De ces changements, la naissance de la Gnose est largement tributaire : les bouleversements sociaux et politiques, qui entraînent des déplacements volontaires ou non de peuples, et la naissance de couches sociales parcourant tout l’espace des empires : militaires, prêtres et administrateurs, artisans et artistes, favorisent les influences et les emprunts culturels et relâchent les liens entre les individus et les cultes localisés des Temples, provoquant l’apparition de nouveaux cultes aux origines diverses, au destin plus nomade.

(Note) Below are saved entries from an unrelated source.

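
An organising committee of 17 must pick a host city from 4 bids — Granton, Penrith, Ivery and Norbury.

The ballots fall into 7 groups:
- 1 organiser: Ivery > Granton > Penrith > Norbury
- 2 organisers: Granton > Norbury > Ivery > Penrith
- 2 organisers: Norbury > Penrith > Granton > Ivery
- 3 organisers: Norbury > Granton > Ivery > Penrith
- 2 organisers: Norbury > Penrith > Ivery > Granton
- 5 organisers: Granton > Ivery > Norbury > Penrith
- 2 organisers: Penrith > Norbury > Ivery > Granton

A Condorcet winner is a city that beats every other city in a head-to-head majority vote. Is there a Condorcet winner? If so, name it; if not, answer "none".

Pairwise majorities:
Granton vs Penrith: 11 to 6, Granton.
Granton–Ivery: Granton 12–5.
Granton vs Norbury: 1+2+5 = 8 for Granton, 9 for Norbury — Norbury by 9–8.
Penrith vs Ivery: 2+2+2 = 6 for Penrith, 11 for Ivery — Ivery by 11–6.
Penrith vs Norbury: Penrith is ranked higher on 1+2 = 3 ballots, Norbury on 14. Norbury wins 14–3.
Ivery vs Norbury: Norbury, 11–6.
Only Norbury has no losses; Norbury is the Condorcet winner.

Norbury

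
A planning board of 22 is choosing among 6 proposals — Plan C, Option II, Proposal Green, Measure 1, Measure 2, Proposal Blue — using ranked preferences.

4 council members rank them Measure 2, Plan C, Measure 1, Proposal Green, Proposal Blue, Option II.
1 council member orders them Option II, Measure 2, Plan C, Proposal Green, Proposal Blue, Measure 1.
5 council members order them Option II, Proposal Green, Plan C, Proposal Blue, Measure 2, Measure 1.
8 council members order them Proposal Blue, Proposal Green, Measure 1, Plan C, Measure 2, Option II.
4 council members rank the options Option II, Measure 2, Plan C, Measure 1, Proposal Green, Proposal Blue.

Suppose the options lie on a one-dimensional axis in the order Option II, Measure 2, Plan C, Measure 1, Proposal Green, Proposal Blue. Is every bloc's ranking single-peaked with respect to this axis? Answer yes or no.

Axis positions: Option II=1, Measure 2=2, Plan C=3, Measure 1=4, Proposal Green=5, Proposal Blue=6.
Bloc 1 (peak Measure 2 at position 2): ranking walks positions 2-3-4-5-6-1, expanding outward from the peak — single-peaked.
Bloc 2: ranking walks positions 1-2-3-5-6-4; Proposal Green is ranked above Measure 1 even though Measure 1 lies between Proposal Green and the peak Option II on the axis — preferences dip and rise again. Not single-peaked.
Bloc 3: ranking walks positions 1-5-3-6-2-4; Proposal Green is ranked above Measure 2 even though Measure 2 lies between Proposal Green and the peak Option II on the axis — preferences dip and rise again. Not single-peaked.
Bloc 4 (peak Proposal Blue at position 6): ranking walks positions 6-5-4-3-2-1, expanding outward from the peak — single-peaked.
Bloc 5 (peak Option II at position 1): ranking walks positions 1-2-3-4-5-6, expanding outward from the peak — single-peaked.
Bloc 2 violates single-peakedness, so the profile is not single-peaked on this axis.

no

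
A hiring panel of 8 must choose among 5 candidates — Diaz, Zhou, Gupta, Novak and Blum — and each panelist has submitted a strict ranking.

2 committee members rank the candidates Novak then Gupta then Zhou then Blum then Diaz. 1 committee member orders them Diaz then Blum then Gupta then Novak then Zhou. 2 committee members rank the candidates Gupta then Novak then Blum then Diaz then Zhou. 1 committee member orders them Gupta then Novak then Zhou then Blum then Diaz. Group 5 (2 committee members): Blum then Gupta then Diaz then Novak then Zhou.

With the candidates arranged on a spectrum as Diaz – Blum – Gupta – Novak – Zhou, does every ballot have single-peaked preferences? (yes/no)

yes

Axis positions: Diaz=1, Blum=2, Gupta=3, Novak=4, Zhou=5.
Group 1 (peak Novak at position 4): ranking walks positions 4-3-5-2-1, expanding outward from the peak — single-peaked.
Group 2 (peak Diaz at position 1): ranking walks positions 1-2-3-4-5, expanding outward from the peak — single-peaked.
Group 3 (peak Gupta at position 3): ranking walks positions 3-4-2-1-5, expanding outward from the peak — single-peaked.
Group 4 (peak Gupta at position 3): ranking walks positions 3-4-5-2-1, expanding outward from the peak — single-peaked.
Group 5 (peak Blum at position 2): ranking walks positions 2-3-1-4-5, expanding outward from the peak — single-peaked.
Every ranking is single-peaked on this axis.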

Ainsi, la Gnose porte la marque du monothéisme radical juif, du dualisme persan, de la philosophie spéculative grecque, des Mystères grecs et égyptiens, bien que sous une forme apparemment paradoxale, comme nous le verrons..

 

La diffusion grandissante de l’écriture et les changements liés à l’apparition de l’alphabet bouleverse aussi le paysage culturel en favorisant le passage à l’écrit de traditions et de modes de pensées plus populaires, plus libres du moins des attaches des temples, des classes intermédiaires citadines: soldats, marchands, artisans individuels, petits prêtres, etc., passage qui entraîne une modification de ces pensées. C’est peut-être ainsi que les traditions initiatiques et extatiques des peuples nomades, qui forment le noyau de certaines armées, et les traditions initiatiques de certains groupes sociaux, comme les métallurgistes peuvent avoir influencé la naissance de la Gnose dont les mythes semblent emprunter la structure des voyages extatiques et des initiations secrètes.

 

Ces bouleversements entamés vraisemblablement sous l’empire perse, se déploient durant l’époque hellénistique et les débuts de l’Empire romain. De nouvelles mythologies, de nouveaux cultes, de nouvelles pensées foisonnent, se succèdent, se concurrencent : c’est le temps des Mystères égyptiens et grec, de l’orphisme, de la philosophie grecque, de cultes orientaux axés sur l’un ou l’autre Dieu extrait des panthéons syncrétiques et se diffusant à travers les Empires, de l’éclatement du judaïsme en sectes concurrentes, comme l’essénisme.

 

Cette période s’achève peu à peu avec le triomphe de l’Empire romain. Aux grands ensembles locaux des mythologies suivi du foisonnement idéologique des derniers siècles avant notre ère, va succéder l’unité impériale. D’abord très superficielle, limitée au couvercle du culte de l’Empereur posé sur des idéologies locales et variées, elle se mue en une ambition universaliste, qui donne naissance aux religions dans le plein sens du terme. Certains éléments fondamentaux étaient déjà apparus dès le début de la nouvelle époque, avec le monothéisme croissant des cultes israélites et l’apparition progressive de la raison, du logos grec. Mais c’était là comme traits particuliers, capables d’influencer toutes les pensées alentours, non de les intégrer.

 

lCette évolution générale vers la religion universelle marque tous les courants de pensée, des cultes d’Isis et de Mithra, de la pensée grecque à travers le néoplatonisme, de l’Alliance juive, de la Gnoseelle-même à travers le mandéisme, Marcion, et le manichéisme, enfin de la religion chrétienne qui apparaît comme le produit achevé de cette évolution.

 

Isoler dans ce foisonnement parcouru d’emprunts et d’influences réciproques, un ensemble tel que la Gnose reste donc une tentative très approximative, sujette à bien des variations. La connaissance très parcellaire que nous en avons, après n’avoir connu d’elle que les citations et les portraits qu’en faisaient leur adversaires chrétiens devenus parfois a posteriori Pères de l’Eglise, rend incertaine et fluctuante la détermination de ses limites et la définition de ses éléments caractéristiques . Néanmoins, certains traits offrant entre eux une certaine cohérence, semblent avoir été partagés par quelques-uns des groupes inclus dans cet ensemble.